Description
The explain_document_dl
is a pretrained pipeline that we can use to process text with a simple pipeline that performs basic processing steps.
Open in Colab Download Copy S3 URI
How to use
pipeline = PretrainedPipeline('explain_document_dl', lang = 'en')
annotations = pipeline.fullAnnotate("""French author who helped pioner the science-fiction genre. Verne wrate about space, air, and underwater travel before navigable aircrast and practical submarines were invented, and before any means of space travel had been devised.""")[0]
annotations.keys()
val pipeline = new PretrainedPipeline('explain_document_dl', lang = 'en')
val result = pipeline.fullAnnotate("French author who helped pioner the science-fiction genre. Verne wrate about space, air, and underwater travel before navigable aircrast and practical submarines were invented, and before any means of space travel had been devised.")(0)
import nlu
text = ["""John Snow built a detailed map of all the households where people died, and came to the conclusion that the fault was one public water pump that all the victims had used."""]

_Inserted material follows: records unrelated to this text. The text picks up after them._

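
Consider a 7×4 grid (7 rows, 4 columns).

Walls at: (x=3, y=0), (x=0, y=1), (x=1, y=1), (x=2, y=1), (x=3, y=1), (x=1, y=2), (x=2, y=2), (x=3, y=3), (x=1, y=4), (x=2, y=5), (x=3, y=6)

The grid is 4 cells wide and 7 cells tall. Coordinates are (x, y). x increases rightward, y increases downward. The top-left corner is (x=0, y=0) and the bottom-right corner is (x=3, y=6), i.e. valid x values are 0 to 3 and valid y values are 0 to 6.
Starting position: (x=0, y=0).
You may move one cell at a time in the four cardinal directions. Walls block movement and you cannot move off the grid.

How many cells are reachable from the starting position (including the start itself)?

BFS flood-fill from (x=0, y=0):
  Distance 0: (x=0, y=0)
  Distance 1: (x=1, y=0)
  Distance 2: (x=2, y=0)
Total reachable: 3 (grid has 17 open cells total)

Answer: Reachable cells: 3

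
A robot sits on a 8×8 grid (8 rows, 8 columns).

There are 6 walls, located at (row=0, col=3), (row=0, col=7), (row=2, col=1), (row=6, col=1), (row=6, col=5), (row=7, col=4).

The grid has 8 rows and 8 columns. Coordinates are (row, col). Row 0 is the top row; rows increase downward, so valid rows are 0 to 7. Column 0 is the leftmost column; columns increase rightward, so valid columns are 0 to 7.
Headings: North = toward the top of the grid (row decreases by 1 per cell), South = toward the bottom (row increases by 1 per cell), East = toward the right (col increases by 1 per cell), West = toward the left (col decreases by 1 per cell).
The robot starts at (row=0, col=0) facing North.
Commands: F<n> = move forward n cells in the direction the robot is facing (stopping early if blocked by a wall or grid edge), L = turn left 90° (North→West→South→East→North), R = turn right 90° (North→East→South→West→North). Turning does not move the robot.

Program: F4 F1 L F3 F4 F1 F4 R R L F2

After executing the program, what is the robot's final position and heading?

Answer: Final position: (row=0, col=0), facing North

Derivation:
Start: (row=0, col=0), facing North
  F4: move forward 0/4 (blocked), now at (row=0, col=0)
  F1: move forward 0/1 (blocked), now at (row=0, col=0)
  L: turn left, now facing West
  F3: move forward 0/3 (blocked), now at (row=0, col=0)
  F4: move forward 0/4 (blocked), now at (row=0, col=0)
  F1: move forward 0/1 (blocked), now at (row=0, col=0)
  F4: move forward 0/4 (blocked), now at (row=0, col=0)
  R: turn right, now facing North
  R: turn right, now facing East
  L: turn left, now facing North
  F2: move forward 0/2 (blocked), now at (row=0, col=0)
Final: (row=0, col=0), facing North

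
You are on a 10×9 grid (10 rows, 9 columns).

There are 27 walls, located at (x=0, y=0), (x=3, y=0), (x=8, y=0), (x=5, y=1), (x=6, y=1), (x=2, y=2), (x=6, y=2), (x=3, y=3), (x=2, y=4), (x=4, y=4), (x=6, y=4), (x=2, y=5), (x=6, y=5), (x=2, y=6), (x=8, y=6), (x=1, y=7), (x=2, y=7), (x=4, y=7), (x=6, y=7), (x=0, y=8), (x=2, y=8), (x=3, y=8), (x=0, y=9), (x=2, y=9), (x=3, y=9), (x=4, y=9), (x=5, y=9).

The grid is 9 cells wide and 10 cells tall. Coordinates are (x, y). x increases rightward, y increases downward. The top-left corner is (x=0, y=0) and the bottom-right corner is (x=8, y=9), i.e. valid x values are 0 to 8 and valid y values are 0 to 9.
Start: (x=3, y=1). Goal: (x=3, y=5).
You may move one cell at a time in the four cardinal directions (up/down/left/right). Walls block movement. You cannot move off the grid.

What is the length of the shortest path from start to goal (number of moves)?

Answer: Shortest path length: 8

Derivation:
BFS from (x=3, y=1) until reaching (x=3, y=5):
  Distance 0: (x=3, y=1)
  Distance 1: (x=2, y=1), (x=4, y=1), (x=3, y=2)
  Distance 2: (x=2, y=0), (x=4, y=0), (x=1, y=1), (x=4, y=2)
  Distance 3: (x=1, y=0), (x=5, y=0), (x=0, y=1), (x=1, y=2), (x=5, y=2), (x=4, y=3)
  Distance 4: (x=6, y=0), (x=0, y=2), (x=1, y=3), (x=5, y=3)
  Distance 5: (x=7, y=0), (x=0, y=3), (x=2, y=3), (x=6, y=3), (x=1, y=4), (x=5, y=4)
  Distance 6: (x=7, y=1), (x=7, y=3), (x=0, y=4), (x=1, y=5), (x=5, y=5)
  Distance 7: (x=8, y=1), (x=7, y=2), (x=8, y=3), (x=7, y=4), (x=0, y=5), (x=4, y=5), (x=1, y=6), (x=5, y=6)
  Distance 8: (x=8, y=2), (x=8, y=4), (x=3, y=5), (x=7, y=5), (x=0, y=6), (x=4, y=6), (x=6, y=6), (x=5, y=7)  <- goal reached here
One shortest path (8 moves): (x=3, y=1) -> (x=4, y=1) -> (x=4, y=2) -> (x=5, y=2) -> (x=5, y=3) -> (x=5, y=4) -> (x=5, y=5) -> (x=4, y=5) -> (x=3, y=5)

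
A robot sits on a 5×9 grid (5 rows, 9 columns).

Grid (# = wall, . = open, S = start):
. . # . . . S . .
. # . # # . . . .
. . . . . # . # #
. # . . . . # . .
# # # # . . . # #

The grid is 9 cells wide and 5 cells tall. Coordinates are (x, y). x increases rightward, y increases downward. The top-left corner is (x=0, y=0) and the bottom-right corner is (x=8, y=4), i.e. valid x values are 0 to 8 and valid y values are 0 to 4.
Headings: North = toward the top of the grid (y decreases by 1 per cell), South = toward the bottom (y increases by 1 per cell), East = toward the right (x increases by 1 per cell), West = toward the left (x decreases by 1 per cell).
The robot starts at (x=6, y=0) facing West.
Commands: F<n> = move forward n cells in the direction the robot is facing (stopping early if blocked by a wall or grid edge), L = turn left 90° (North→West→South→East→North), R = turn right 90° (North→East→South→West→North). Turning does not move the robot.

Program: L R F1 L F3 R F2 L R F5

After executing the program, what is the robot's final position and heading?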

explain_df = nlu.load('en.explain.dl').predict(text)
explain_df
Results
+--------------------+--------------------+--------------------+--------------------+--------------------+--------------------+--------------------+--------------------+
| text| document| sentence| token| spell| lemmas| stems| pos|
+--------------------+--------------------+--------------------+--------------------+--------------------+--------------------+--------------------+--------------------+
|French author who...|[[document, 0, 23...|[[document, 0, 57...|[[token, 0, 5, Fr...|[[token, 0, 5, Fr...|[[token, 0, 5, Fr...|[[token, 0, 5, fr...|[[pos, 0, 5, JJ, ...|
+--------------------+--------------------+--------------------+--------------------+--------------------+--------------------+--------------------+--------------------+
Model Information
Model Name: | explain_document_dl |
Type: | pipeline |
Compatibility: | Spark NLP 2.5.5+ |
License: | Open Source |
Edition: | Community |
Language: | [en] |
Included Models
The explain_document_dl has one Transformer and six annotators:
- Documenssembler - A Transformer that creates a column that contains documents.
- Sentence Segmenter - An annotator that produces the sentences of the document.
- Tokenizer - An annotator that produces the tokens of the sentences.
- SpellChecker - An annotator that produces the spelling-corrected tokens.
- Stemmer - An annotator that produces the stems of the tokens.
- Lemmatizer - An annotator that produces the lemmas of the tokens.
- POS Tagger - An annotator that produces the parts of speech of the associated tokens.